El devenir de la guerra y las decisivas victorias de Brihuega y Villaviciosa en 1710 por parte del duque de Vendôme, cambiaron el curso de los hechos y darían la victoria final a Felipe V.

La casa de Borbón se imponía finalmente en un largo conflicto que duró catorce años. Tras la victoria el ya monarca Felipe V promulgó una serie de decretos, denominados los Decretos de Nueva Planta, por los que quedaban abolidas las leyes e instituciones propias del Reino de Valencia y del Reino de Aragón el 29 de junio de 1707, del Reino de Mallorca el 28 de noviembre de 1715 y del Principado de Cataluña el 16 de enero de 1716. Aunque estos reales decretos también fueron aplicados a la corona de Castilla, no tuvieron un excesivo impacto en su organización interna, puesto que Castilla ya presentaba per se una organización política bastante centralista, con lo que la aplicación de estos decretos apenas tuvo un impacto.

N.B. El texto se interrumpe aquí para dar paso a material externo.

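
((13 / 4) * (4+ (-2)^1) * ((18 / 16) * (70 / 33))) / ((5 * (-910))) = -3 / 880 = -0.00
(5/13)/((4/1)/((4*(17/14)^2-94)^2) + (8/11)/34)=17425117215/992444752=17.56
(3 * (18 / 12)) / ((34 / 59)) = 531 / 68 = 7.81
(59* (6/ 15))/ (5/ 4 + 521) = 472/ 10445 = 0.05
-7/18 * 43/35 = -43/90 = -0.48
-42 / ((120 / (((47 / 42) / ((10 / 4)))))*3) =-0.05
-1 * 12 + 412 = 400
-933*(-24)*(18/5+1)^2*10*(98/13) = 2321692128/65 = 35718340.43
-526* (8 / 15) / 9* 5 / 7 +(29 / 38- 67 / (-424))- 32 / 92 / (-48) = -747179053 / 35019432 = -21.34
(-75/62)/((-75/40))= 20/31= 0.65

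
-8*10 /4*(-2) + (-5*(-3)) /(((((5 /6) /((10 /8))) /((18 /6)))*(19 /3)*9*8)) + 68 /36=115013 /2736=42.04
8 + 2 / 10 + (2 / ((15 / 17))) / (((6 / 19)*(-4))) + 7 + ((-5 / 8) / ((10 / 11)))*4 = 959 / 90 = 10.66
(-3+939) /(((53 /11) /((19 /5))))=738.20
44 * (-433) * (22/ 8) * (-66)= 3457938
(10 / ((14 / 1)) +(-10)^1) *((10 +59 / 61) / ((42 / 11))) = -159445 / 5978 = -26.67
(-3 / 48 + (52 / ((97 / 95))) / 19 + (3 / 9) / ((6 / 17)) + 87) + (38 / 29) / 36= 36699019 / 405072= 90.60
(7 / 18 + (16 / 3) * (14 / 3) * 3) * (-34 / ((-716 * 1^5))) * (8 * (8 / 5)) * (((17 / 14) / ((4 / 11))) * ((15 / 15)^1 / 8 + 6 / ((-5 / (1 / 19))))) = 28836709 / 3060900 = 9.42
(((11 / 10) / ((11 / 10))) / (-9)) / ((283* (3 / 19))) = -19 / 7641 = -0.00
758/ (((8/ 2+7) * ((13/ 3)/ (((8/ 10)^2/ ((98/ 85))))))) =309264/ 35035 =8.83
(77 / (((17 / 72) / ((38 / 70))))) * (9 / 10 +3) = 293436 / 425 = 690.44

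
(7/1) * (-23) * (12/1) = -1932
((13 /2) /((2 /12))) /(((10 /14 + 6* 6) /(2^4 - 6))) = 2730 /257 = 10.62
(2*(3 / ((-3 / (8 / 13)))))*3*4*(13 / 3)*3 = -192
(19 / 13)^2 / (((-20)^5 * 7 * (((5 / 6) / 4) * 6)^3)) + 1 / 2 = 3696874639 / 7393750000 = 0.50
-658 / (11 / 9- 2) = 846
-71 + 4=-67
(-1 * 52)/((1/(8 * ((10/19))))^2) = -332800/361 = -921.88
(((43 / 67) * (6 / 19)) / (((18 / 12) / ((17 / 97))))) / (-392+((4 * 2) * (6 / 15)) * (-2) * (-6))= -215 / 3210506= -0.00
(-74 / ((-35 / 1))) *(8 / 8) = 74 / 35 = 2.11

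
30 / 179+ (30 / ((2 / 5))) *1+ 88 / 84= 286493 / 3759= 76.22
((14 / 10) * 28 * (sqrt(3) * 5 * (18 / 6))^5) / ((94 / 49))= 6563733750 * sqrt(3) / 47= 241887666.86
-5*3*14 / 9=-70 / 3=-23.33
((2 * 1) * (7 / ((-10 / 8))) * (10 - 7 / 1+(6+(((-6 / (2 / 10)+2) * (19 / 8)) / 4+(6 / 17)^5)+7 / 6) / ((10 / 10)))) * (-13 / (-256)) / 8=20010100201 / 43618007040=0.46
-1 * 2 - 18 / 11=-40 / 11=-3.64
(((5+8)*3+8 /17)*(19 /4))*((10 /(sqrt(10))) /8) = 12749*sqrt(10) /544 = 74.11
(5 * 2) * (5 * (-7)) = -350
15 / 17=0.88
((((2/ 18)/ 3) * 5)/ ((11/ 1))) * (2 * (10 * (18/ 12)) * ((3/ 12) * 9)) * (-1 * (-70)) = 875/ 11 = 79.55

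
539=539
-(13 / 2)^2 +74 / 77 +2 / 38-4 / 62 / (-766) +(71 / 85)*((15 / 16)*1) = -40.45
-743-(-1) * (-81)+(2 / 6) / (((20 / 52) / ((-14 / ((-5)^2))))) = -309182 / 375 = -824.49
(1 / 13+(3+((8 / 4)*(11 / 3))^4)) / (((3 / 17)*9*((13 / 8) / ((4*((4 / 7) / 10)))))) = 3316841984 / 12936105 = 256.40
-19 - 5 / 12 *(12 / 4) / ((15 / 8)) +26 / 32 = -905 / 48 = -18.85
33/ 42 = 11/ 14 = 0.79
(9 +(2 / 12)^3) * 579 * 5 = 26068.40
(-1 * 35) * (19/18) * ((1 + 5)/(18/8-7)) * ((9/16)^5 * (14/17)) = 4822335/2228224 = 2.16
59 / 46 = 1.28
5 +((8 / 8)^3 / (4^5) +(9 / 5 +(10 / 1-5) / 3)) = 130063 / 15360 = 8.47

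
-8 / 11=-0.73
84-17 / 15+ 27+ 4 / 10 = 1654 / 15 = 110.27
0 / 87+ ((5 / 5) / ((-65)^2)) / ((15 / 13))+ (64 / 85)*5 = 312017 / 82875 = 3.76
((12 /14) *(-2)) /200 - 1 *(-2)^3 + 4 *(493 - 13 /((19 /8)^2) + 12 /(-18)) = 746010551 /379050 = 1968.11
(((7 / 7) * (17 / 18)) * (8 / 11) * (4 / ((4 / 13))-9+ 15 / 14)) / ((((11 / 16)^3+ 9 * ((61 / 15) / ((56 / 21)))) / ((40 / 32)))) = 61798400 / 199405899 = 0.31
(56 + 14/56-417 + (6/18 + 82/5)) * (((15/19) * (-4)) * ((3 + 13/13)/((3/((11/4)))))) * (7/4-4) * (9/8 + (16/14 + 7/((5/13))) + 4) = -4666579203/21280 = -219294.14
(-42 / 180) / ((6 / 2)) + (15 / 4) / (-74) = -1711 / 13320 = -0.13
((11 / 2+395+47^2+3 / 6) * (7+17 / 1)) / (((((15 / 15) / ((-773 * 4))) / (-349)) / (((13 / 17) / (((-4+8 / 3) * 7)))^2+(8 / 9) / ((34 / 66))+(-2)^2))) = 5486964614223660 / 14161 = 387470137294.23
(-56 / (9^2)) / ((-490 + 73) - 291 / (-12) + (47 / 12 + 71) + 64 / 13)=0.00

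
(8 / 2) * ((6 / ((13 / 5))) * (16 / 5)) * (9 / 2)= 1728 / 13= 132.92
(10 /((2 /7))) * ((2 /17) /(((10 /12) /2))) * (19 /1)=3192 /17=187.76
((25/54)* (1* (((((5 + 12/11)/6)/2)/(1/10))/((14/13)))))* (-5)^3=-13609375/49896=-272.75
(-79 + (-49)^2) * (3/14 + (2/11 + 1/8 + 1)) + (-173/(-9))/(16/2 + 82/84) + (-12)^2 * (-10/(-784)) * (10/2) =8640179501/2438436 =3543.33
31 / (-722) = -31 / 722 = -0.04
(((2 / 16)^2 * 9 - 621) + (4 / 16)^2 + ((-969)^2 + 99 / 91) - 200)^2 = 29852398828001144641 / 33918976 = 880109081948.73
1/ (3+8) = 0.09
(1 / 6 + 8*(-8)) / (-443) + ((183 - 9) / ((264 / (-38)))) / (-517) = 0.19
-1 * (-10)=10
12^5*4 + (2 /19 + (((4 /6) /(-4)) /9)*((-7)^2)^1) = 1021205705 /1026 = 995327.20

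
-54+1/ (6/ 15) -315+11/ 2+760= 399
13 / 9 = 1.44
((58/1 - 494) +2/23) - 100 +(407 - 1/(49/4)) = -145377/1127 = -128.99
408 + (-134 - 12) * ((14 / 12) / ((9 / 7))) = 7439 / 27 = 275.52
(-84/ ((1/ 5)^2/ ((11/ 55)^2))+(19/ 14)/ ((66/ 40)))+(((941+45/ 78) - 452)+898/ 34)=44190889/ 102102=432.81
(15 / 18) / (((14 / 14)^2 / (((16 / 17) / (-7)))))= -40 / 357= -0.11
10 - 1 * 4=6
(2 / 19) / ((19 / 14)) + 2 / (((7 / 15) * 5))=2362 / 2527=0.93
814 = 814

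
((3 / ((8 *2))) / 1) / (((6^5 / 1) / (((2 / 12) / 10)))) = 1 / 2488320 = 0.00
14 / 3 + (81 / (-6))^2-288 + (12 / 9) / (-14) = -2833 / 28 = -101.18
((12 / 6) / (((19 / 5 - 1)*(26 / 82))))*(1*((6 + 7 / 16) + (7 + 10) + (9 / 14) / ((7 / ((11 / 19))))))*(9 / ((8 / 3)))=1936790595 / 10844288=178.60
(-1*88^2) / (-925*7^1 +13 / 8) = 61952 / 51787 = 1.20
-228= -228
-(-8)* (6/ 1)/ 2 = 24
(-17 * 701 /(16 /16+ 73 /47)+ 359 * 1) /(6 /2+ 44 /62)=-16027589 /13800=-1161.42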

Los Decretos de Nueva Planta supusieron el fin de la Corona de Aragón como organización política propia. Nacida en 1137 fruto del enlace de la Reina Petronila con el conde de Barcelona Ramón Berenguer IV y con casi seiscientos años de historia, artífice del pactismo, verdadera semilla del parlamentarismo moderno y de la justicia popular articulada a través de otra institución propia -el Justicia  de Aragón- quedaba diluida en el nuevo Estado central.

El famoso juramento de los reyes aragoneses en las cortes “Nos, que somos y valemos tanto como vos, pero juntos más que vos, os hacemos Principal, Rey y Señor entre los iguales, con tal que guardéis nuestros fueros y libertades; y si no, no” quedaba como un bonito recuerdo. La corona de Aragón quedaría diluida en el nuevo Estado español, formado a imagen y semejanza de la poderosa Francia y con ello, la historia española pasaba página y comenzaba su etapa absolutista.

Es de mencionar que la figura del Justicia de Aragón fue recuperada en 1982, quedando recogida recogida en el Estatuto de Autonomía de Aragón y amparada por la Constitución de 1978.

El primer Justicia  en esta etapa contemporánea fue Emilio Gastón, que juró el cargo ante los restos óseos del Justicia Juan de Lanuza V. El acto se celebró  en el Salón de Obispos del Palacio episcopal de Tarazona.